A glass prism can split sunlight into a spectrum of all the colours of the rainbow. Optical spectroscopy is the study of this phenomenon: the diffraction of visible light by a prism. Due to the enormous development of spectroscopy during the 19th century we know today what the sun and other stars are made of, and how atoms are constructed.
In 1814 the German optician Joseph von Fraunhofer constructed an instrument to measure the diffraction of light when it passes through glass – the spectroscope. He observed the presence of dark lines in the diffracted sunlight and eventually identified almost 600 of these so-called spectral lines.
Researchers soon discovered that there are spectral lines in light coming from other sources, not just in sunlight, and that these lines have different characteristics.

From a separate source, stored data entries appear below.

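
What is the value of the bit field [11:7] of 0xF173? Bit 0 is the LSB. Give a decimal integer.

v = 1111000101110011
Shift right by 7: 111100010
Mask low 5 bits: 00010 = 2

2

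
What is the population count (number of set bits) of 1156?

1156 = 10010000100
Count the 1s: 1 + 1 + 1 = 3

3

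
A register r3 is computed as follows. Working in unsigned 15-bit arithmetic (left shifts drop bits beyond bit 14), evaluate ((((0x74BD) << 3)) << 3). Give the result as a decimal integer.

0x74BD = 111010010111101
→ << 3 (mod 2^15) → 010010111101000 = 9704
→ << 3 (mod 2^15) → 010111101000000 = 12096

12096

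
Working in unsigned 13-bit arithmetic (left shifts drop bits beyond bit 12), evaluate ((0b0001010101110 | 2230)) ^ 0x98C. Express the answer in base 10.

0b0001010101110 = 0001010101110
2230 = 0100010110110
→ | → 0101010111110 = 2750
0x98C = 0100110001100
→ ^ → 0001100110010 = 818

818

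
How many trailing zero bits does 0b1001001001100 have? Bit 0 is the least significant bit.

2

0b1001001001100 = 1001001001100
Trailing zeros: 2, so the lowest set bit is bit 2 (value 4).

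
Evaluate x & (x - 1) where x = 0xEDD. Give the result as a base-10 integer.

x = 111011011101 = 3805
x - 1 = 111011011100
AND   = 111011011100 = 3804
(x & (x - 1) clears the lowest set bit of x.)

3804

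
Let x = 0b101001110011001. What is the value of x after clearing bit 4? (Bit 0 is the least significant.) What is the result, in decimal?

21385

x = 101001110011001
bit 4 is currently 1; clear it via x & ~(1 << 4) = x & ~16
→ 101001110001001 = 21385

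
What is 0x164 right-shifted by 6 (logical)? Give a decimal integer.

0x164 = 101100100
shift right by 6 → 000000101 = 5
(equivalently, floor(356 / 64))

5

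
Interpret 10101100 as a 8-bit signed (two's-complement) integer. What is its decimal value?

pattern = 10101100 (MSB is 1 ⇒ negative)
Invert: 01010011, add 1 → 01010100 = 84, so the value is -84.
(Equivalently: 172 - 2^8 = 172 - 256 = -84.)

-84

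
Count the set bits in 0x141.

3

0x141 = 101000001
Count the 1s: 1 + 1 + 1 = 3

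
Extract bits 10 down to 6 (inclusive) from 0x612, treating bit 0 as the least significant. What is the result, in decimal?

v = 11000010010
Shift right by 6: 11000
Mask low 5 bits: 11000 = 24

24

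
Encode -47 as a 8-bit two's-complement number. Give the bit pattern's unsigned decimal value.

209

47 in 8 bits: 00101111
Invert: 11010000
Add 1:  11010001 = 209
(Check: 2^8 - 47 = 256 - 47 = 209.)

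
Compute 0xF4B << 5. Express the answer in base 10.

125280

0xF4B = 00000111101001011
shift left by 5 → 11110100101100000 = 125280
(equivalently, 3915 × 2^5 = 3915 × 32)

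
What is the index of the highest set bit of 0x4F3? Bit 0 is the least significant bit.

10

0x4F3 = 10011110011
The topmost 1 is at position 10 (since 2^10 = 1024 ≤ 1267 < 2048).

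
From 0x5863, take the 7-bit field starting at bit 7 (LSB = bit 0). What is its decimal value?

48

v = 101100001100011
Shift right by 7: 10110000
Mask low 7 bits: 0110000 = 48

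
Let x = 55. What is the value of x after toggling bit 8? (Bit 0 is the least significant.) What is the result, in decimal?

x = 000110111
bit 8 is currently 0; toggle it via x ^ (1 << 8) = x ^ 256
→ 100110111 = 311

311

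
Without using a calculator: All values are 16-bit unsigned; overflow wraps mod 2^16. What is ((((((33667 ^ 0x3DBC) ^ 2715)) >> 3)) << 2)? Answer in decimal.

23120

33667 = 1000001110000011
0x3DBC = 0011110110111100
→ ^ → 1011111000111111 = 48703
2715 = 0000101010011011
→ ^ → 1011010010100100 = 46244
→ >> 3 → 0001011010010100 = 5780
→ << 2 (mod 2^16) → 0101101001010000 = 23120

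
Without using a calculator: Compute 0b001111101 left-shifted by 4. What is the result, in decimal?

x = 00001111101
shift left by 4 → 11111010000 = 2000
(equivalently, 125 × 2^4 = 125 × 16)

2000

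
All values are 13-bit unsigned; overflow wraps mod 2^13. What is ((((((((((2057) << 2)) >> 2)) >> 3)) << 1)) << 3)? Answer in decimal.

16

2057 = 0100000001001
→ << 2 (mod 2^13) → 0000000100100 = 36
→ >> 2 → 0000000001001 = 9
→ >> 3 → 0000000000001 = 1
→ << 1 (mod 2^13) → 0000000000010 = 2
→ << 3 (mod 2^13) → 0000000010000 = 16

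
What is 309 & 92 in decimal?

20

309 = 100110101
92 = 001011100
AND → 000010100 = 20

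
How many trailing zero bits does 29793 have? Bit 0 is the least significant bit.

0

29793 = 111010001100001
Trailing zeros: 0, so the lowest set bit is bit 0 (value 1).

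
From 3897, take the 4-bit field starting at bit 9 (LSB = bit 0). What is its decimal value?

7

v = 0111100111001
Shift right by 9: 0111
Mask low 4 bits: 0111 = 7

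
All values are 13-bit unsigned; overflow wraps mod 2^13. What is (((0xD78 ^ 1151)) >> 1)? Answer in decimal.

0xD78 = 0110101111000
1151 = 0010001111111
→ ^ → 0100100000111 = 2311
→ >> 1 → 0010010000011 = 1155

1155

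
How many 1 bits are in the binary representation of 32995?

32995 = 1000000011100011
Count the 1s: 1 + 1 + 1 + 1 + 1 + 1 = 6

6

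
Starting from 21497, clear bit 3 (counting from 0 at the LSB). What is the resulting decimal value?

x = 101001111111001
bit 3 is currently 1; clear it via x & ~(1 << 3) = x & ~8
→ 101001111110001 = 21489

21489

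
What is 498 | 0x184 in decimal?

502

498 = 111110010
0x184 = 110000100
 OR → 111110110 = 502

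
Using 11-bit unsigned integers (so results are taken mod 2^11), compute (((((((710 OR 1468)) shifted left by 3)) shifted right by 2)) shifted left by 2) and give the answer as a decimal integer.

710 = 01011000110
1468 = 10110111100
→ OR → 11111111110 = 2046
→ shifted left by 3 (mod 2^11) → 11111110000 = 2032
→ shifted right by 2 → 00111111100 = 508
→ shifted left by 2 (mod 2^11) → 11111110000 = 2032

2032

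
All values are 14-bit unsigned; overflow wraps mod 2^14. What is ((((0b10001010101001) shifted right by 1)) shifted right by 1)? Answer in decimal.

0b10001010101001 = 10001010101001
→ shifted right by 1 → 01000101010100 = 4436
→ shifted right by 1 → 00100010101010 = 2218

2218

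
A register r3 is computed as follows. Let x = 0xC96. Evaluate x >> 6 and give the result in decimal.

50

0xC96 = 110010010110
shift right by 6 → 000000110010 = 50
(equivalently, floor(3222 / 64))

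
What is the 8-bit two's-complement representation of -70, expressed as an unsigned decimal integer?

70 in 8 bits: 01000110
Invert: 10111001
Add 1:  10111010 = 186
(Check: 2^8 - 70 = 256 - 70 = 186.)

186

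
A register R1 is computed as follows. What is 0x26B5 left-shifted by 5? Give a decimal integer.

0x26B5 = 0000010011010110101
shift left by 5 → 1001101011010100000 = 317088
(equivalently, 9909 × 2^5 = 9909 × 32)

317088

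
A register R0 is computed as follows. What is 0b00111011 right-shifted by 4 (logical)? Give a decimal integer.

3

x = 111011
shift right by 4 → 000011 = 3
(equivalently, floor(59 / 16))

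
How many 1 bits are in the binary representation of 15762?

8

15762 = 11110110010010
Count the 1s: 1 + 1 + 1 + 1 + 1 + 1 + 1 + 1 = 8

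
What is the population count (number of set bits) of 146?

146 = 10010010
Count the 1s: 1 + 1 + 1 = 3

3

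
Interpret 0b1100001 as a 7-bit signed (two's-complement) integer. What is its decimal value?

-31

pattern = 1100001 (MSB is 1 ⇒ negative)
Invert: 0011110, add 1 → 0011111 = 31, so the value is -31.
(Equivalently: 97 - 2^7 = 97 - 128 = -31.)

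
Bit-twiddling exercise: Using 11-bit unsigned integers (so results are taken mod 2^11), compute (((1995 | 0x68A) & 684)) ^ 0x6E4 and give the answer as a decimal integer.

1995 = 11111001011
0x68A = 11010001010
→ | → 11111001011 = 1995
684 = 01010101100
→ & → 01010001000 = 648
0x6E4 = 11011100100
→ ^ → 10001101100 = 1132

1132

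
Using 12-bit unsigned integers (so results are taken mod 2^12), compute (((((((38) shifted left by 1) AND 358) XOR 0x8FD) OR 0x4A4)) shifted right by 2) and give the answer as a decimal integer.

38 = 000000100110
→ shifted left by 1 (mod 2^12) → 000001001100 = 76
358 = 000101100110
→ AND → 000001000100 = 68
0x8FD = 100011111101
→ XOR → 100010111001 = 2233
0x4A4 = 010010100100
→ OR → 110010111101 = 3261
→ shifted right by 2 → 001100101111 = 815

815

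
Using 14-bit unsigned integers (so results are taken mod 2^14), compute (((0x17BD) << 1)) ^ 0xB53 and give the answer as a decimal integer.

9257

0x17BD = 01011110111101
→ << 1 (mod 2^14) → 10111101111010 = 12154
0xB53 = 00101101010011
→ ^ → 10010000101001 = 9257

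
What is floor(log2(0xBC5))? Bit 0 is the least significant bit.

0xBC5 = 101111000101
The topmost 1 is at position 11 (since 2^11 = 2048 ≤ 3013 < 4096).

11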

The sun’s atmosphere can be investigated
The German researchers Gustav Kirchoff and Robert Bunsen were able to show that different spectral lines are associated with different elements. An element not only emits, but also absorbs, light with a particular wavelength. It is thus possible to identify the elements in a solid or gas, just by analysing its spectrum.

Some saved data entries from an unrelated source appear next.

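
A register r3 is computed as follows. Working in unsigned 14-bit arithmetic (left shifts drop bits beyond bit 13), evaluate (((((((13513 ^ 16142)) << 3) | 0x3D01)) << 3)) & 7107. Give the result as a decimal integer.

13513 = 11010011001001
16142 = 11111100001110
→ ^ → 00101111000111 = 3015
→ << 3 (mod 2^14) → 01111000111000 = 7736
0x3D01 = 11110100000001
→ | → 11111100111001 = 16185
→ << 3 (mod 2^14) → 11100111001000 = 14792
7107 = 01101111000011
→ & → 01100111000000 = 6592

6592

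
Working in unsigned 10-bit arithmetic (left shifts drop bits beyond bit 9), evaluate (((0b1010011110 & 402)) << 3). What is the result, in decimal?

144

0b1010011110 = 1010011110
402 = 0110010010
→ & → 0010010010 = 146
→ << 3 (mod 2^10) → 0010010000 = 144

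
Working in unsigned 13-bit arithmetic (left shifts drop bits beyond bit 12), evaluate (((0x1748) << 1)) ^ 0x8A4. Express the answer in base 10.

0x1748 = 1011101001000
→ << 1 (mod 2^13) → 0111010010000 = 3728
0x8A4 = 0100010100100
→ ^ → 0011000110100 = 1588

1588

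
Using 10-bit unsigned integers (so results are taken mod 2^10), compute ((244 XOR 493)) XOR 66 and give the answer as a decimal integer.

244 = 0011110100
493 = 0111101101
→ XOR → 0100011001 = 281
66 = 0001000010
→ XOR → 0101011011 = 347

347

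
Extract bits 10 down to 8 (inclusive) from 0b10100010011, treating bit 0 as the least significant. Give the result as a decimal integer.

5

v = 10100010011
Shift right by 8: 101
Mask low 3 bits: 101 = 5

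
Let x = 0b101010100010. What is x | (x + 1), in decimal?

x = 101010100010 = 2722
x + 1 = 101010100011
OR    = 101010100011 = 2723
(x | (x + 1) sets the lowest cleared bit.)

2723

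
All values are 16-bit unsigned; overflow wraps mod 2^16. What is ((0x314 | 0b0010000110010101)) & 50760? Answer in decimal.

512

0x314 = 0000001100010100
0b0010000110010101 = 0010000110010101
→ | → 0010001110010101 = 9109
50760 = 1100011001001000
→ & → 0000001000000000 = 512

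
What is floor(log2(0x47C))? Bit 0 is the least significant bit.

10

0x47C = 10001111100
The topmost 1 is at position 10 (since 2^10 = 1024 ≤ 1148 < 2048).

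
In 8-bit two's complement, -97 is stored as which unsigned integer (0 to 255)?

159

97 in 8 bits: 01100001
Invert: 10011110
Add 1:  10011111 = 159
(Check: 2^8 - 97 = 256 - 97 = 159.)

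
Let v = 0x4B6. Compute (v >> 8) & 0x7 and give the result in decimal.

v = 10010110110
Shift right by 8: 100
Mask low 3 bits: 100 = 4

4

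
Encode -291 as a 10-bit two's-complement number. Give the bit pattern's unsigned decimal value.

291 in 10 bits: 0100100011
Invert: 1011011100
Add 1:  1011011101 = 733
(Check: 2^10 - 291 = 1024 - 291 = 733.)

733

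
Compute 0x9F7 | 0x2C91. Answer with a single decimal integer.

11767

0x9F7 = 00100111110111
0x2C91 = 10110010010001
 OR → 10110111110111 = 11767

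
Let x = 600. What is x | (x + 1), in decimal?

601

x = 1001011000 = 600
x + 1 = 1001011001
OR    = 1001011001 = 601
(x | (x + 1) sets the lowest cleared bit.)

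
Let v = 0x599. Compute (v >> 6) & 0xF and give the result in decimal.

6

v = 10110011001
Shift right by 6: 10110
Mask low 4 bits: 0110 = 6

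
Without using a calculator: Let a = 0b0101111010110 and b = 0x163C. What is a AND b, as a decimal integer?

532

a = 0101111010110
0x163C = 1011000111100
AND → 0001000010100 = 532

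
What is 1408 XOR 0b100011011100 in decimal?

3420

1408 = 010110000000
b = 100011011100
XOR → 110101011100 = 3420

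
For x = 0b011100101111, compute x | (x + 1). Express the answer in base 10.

1855

x = 11100101111 = 1839
x + 1 = 11100110000
OR    = 11100111111 = 1855
(x | (x + 1) sets the lowest cleared bit.)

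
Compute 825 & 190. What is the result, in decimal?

825 = 1100111001
190 = 0010111110
AND → 0000111000 = 56

56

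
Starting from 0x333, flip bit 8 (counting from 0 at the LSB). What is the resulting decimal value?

x = 01100110011
bit 8 is currently 1; toggle it via x ^ (1 << 8) = x ^ 256
→ 01000110011 = 563

563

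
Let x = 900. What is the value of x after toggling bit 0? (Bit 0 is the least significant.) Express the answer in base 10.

x = 001110000100
bit 0 is currently 0; toggle it via x ^ (1 << 0) = x ^ 1
→ 001110000101 = 901

901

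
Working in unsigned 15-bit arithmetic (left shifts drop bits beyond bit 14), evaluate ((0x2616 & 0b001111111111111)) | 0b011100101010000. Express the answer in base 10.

16214

0x2616 = 010011000010110
0b001111111111111 = 001111111111111
→ & → 000011000010110 = 1558
0b011100101010000 = 011100101010000
→ | → 011111101010110 = 16214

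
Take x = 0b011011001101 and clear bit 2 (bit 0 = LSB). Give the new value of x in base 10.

1737

x = 011011001101
bit 2 is currently 1; clear it via x & ~(1 << 2) = x & ~4
→ 011011001001 = 1737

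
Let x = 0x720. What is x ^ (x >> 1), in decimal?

1200

x = 11100100000 = 1824
x>>1 = 01110010000
XOR  = 10010110000 = 1200
(x ^ (x >> 1) gives the standard binary-reflected Gray code of x.)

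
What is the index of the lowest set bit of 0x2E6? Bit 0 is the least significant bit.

0x2E6 = 1011100110
Trailing zeros: 1, so the lowest set bit is bit 1 (value 2).

1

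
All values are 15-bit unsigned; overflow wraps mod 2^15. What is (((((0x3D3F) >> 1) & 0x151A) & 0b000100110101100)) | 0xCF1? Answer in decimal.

3321

0x3D3F = 011110100111111
→ >> 1 → 001111010011111 = 7839
0x151A = 001010100011010
→ & → 001010000011010 = 5146
0b000100110101100 = 000100110101100
→ & → 000000000001000 = 8
0xCF1 = 000110011110001
→ | → 000110011111001 = 3321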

This technique was used by Anders Ångström in 1862 to determine that the sun’s atmosphere is composed of hydrogen and several other elements. He also published a solar atlas, a detailed survey of the sun’s spectrum.

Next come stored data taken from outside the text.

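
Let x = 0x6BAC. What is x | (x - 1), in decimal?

x = 110101110101100 = 27564
x - 1 = 110101110101011
OR    = 110101110101111 = 27567
(x | (x - 1) sets all bits below the lowest set bit.)

27567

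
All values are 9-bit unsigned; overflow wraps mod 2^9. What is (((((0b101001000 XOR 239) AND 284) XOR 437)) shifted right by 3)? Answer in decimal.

22

0b101001000 = 101001000
239 = 011101111
→ XOR → 110100111 = 423
284 = 100011100
→ AND → 100000100 = 260
437 = 110110101
→ XOR → 010110001 = 177
→ shifted right by 3 → 000010110 = 22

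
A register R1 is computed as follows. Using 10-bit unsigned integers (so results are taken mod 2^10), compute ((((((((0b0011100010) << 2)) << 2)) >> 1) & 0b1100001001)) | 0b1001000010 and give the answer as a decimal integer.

834

0b0011100010 = 0011100010
→ << 2 (mod 2^10) → 1110001000 = 904
→ << 2 (mod 2^10) → 1000100000 = 544
→ >> 1 → 0100010000 = 272
0b1100001001 = 1100001001
→ & → 0100000000 = 256
0b1001000010 = 1001000010
→ | → 1101000010 = 834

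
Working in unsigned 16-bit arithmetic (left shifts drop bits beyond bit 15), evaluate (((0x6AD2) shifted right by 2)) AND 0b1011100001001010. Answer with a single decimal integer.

6144

0x6AD2 = 0110101011010010
→ shifted right by 2 → 0001101010110100 = 6836
0b1011100001001010 = 1011100001001010
→ AND → 0001100000000000 = 6144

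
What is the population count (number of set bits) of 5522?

6

5522 = 1010110010010
Count the 1s: 1 + 1 + 1 + 1 + 1 + 1 = 6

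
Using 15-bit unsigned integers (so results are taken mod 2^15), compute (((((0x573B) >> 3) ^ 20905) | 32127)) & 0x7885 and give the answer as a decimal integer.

0x573B = 101011100111011
→ >> 3 → 000101011100111 = 2791
20905 = 101000110101001
→ ^ → 101101101001110 = 23374
32127 = 111110101111111
→ | → 111111101111111 = 32639
0x7885 = 111100010000101
→ & → 111100000000101 = 30725

30725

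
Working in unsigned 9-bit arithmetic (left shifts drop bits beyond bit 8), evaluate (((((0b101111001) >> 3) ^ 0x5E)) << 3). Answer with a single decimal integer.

0b101111001 = 101111001
→ >> 3 → 000101111 = 47
0x5E = 001011110
→ ^ → 001110001 = 113
→ << 3 (mod 2^9) → 110001000 = 392

392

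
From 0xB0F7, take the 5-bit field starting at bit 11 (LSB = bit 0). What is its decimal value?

22

v = 1011000011110111
Shift right by 11: 10110
Mask low 5 bits: 10110 = 22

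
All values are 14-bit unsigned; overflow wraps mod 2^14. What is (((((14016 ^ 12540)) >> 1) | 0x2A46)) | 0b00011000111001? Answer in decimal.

12159

14016 = 11011011000000
12540 = 11000011111100
→ ^ → 00011000111100 = 1596
→ >> 1 → 00001100011110 = 798
0x2A46 = 10101001000110
→ | → 10101101011110 = 11102
0b00011000111001 = 00011000111001
→ | → 10111101111111 = 12159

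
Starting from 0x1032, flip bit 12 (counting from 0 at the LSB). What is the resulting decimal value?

50

x = 1000000110010
bit 12 is currently 1; toggle it via x ^ (1 << 12) = x ^ 4096
→ 0000000110010 = 50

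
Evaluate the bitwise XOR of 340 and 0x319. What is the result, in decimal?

340 = 0101010100
0x319 = 1100011001
XOR → 1001001101 = 589

589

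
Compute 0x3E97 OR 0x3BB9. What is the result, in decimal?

16319

0x3E97 = 11111010010111
0x3BB9 = 11101110111001
 OR → 11111110111111 = 16319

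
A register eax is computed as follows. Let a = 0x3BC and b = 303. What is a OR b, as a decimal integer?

0x3BC = 1110111100
303 = 0100101111
 OR → 1110111111 = 959

959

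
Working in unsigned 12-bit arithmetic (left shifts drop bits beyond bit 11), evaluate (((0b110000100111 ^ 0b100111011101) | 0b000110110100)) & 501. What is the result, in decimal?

0b110000100111 = 110000100111
0b100111011101 = 100111011101
→ ^ → 010111111010 = 1530
0b000110110100 = 000110110100
→ | → 010111111110 = 1534
501 = 000111110101
→ & → 000111110100 = 500

500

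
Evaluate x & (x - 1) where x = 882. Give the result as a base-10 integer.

880

x = 1101110010 = 882
x - 1 = 1101110001
AND   = 1101110000 = 880
(x & (x - 1) clears the lowest set bit of x.)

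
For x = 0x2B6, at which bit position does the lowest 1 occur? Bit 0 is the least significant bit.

0x2B6 = 1010110110
Trailing zeros: 1, so the lowest set bit is bit 1 (value 2).

1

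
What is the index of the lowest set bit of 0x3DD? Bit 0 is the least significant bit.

0

0x3DD = 1111011101
Trailing zeros: 0, so the lowest set bit is bit 0 (value 1).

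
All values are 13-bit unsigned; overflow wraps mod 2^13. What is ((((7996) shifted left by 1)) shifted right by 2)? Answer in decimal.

7996 = 1111100111100
→ shifted left by 1 (mod 2^13) → 1111001111000 = 7800
→ shifted right by 2 → 0011110011110 = 1950

1950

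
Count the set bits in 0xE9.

0xE9 = 11101001
Count the 1s: 1 + 1 + 1 + 1 + 1 = 5

5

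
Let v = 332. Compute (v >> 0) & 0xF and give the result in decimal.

12

v = 000101001100
Shift right by 0: 000101001100
Mask low 4 bits: 1100 = 12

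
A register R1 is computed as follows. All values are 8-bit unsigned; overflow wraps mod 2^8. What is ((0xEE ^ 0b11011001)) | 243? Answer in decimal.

247

0xEE = 11101110
0b11011001 = 11011001
→ ^ → 00110111 = 55
243 = 11110011
→ | → 11110111 = 247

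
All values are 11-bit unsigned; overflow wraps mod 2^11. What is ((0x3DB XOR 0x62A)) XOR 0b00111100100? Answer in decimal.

1045

0x3DB = 01111011011
0x62A = 11000101010
→ XOR → 10111110001 = 1521
0b00111100100 = 00111100100
→ XOR → 10000010101 = 1045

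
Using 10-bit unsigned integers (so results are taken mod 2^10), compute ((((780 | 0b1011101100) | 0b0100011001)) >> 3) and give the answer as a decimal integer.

127

780 = 1100001100
0b1011101100 = 1011101100
→ | → 1111101100 = 1004
0b0100011001 = 0100011001
→ | → 1111111101 = 1021
→ >> 3 → 0001111111 = 127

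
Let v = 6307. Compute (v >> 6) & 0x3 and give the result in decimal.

2

v = 1100010100011
Shift right by 6: 1100010
Mask low 2 bits: 10 = 2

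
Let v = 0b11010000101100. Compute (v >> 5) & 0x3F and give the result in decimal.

33

v = 11010000101100
Shift right by 5: 110100001
Mask low 6 bits: 100001 = 33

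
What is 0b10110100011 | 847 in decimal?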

At the end of the nineteenth century researchers made spectroscopic analyses of light from many different sources, ranging from elements in laboratory test tubes to far-distant stars.
Joseph von Fraunhofer (1787–1826) constructs the first spectroscope and discovers spectral lines.
Léon Focault (1819–1868) and Anders Ångström discover, independently of each other, that elements both emit and absorb light of the same wavelength.
Gustav Kirchoff (1824–1887) and Robert Bunsen (1811–1899) demostrate that each element has characteristic spectral lines.
Anders Ångström (1814–1874) conducts a detailed survey of the solar spectrum, Recherches sur le spectre solaire.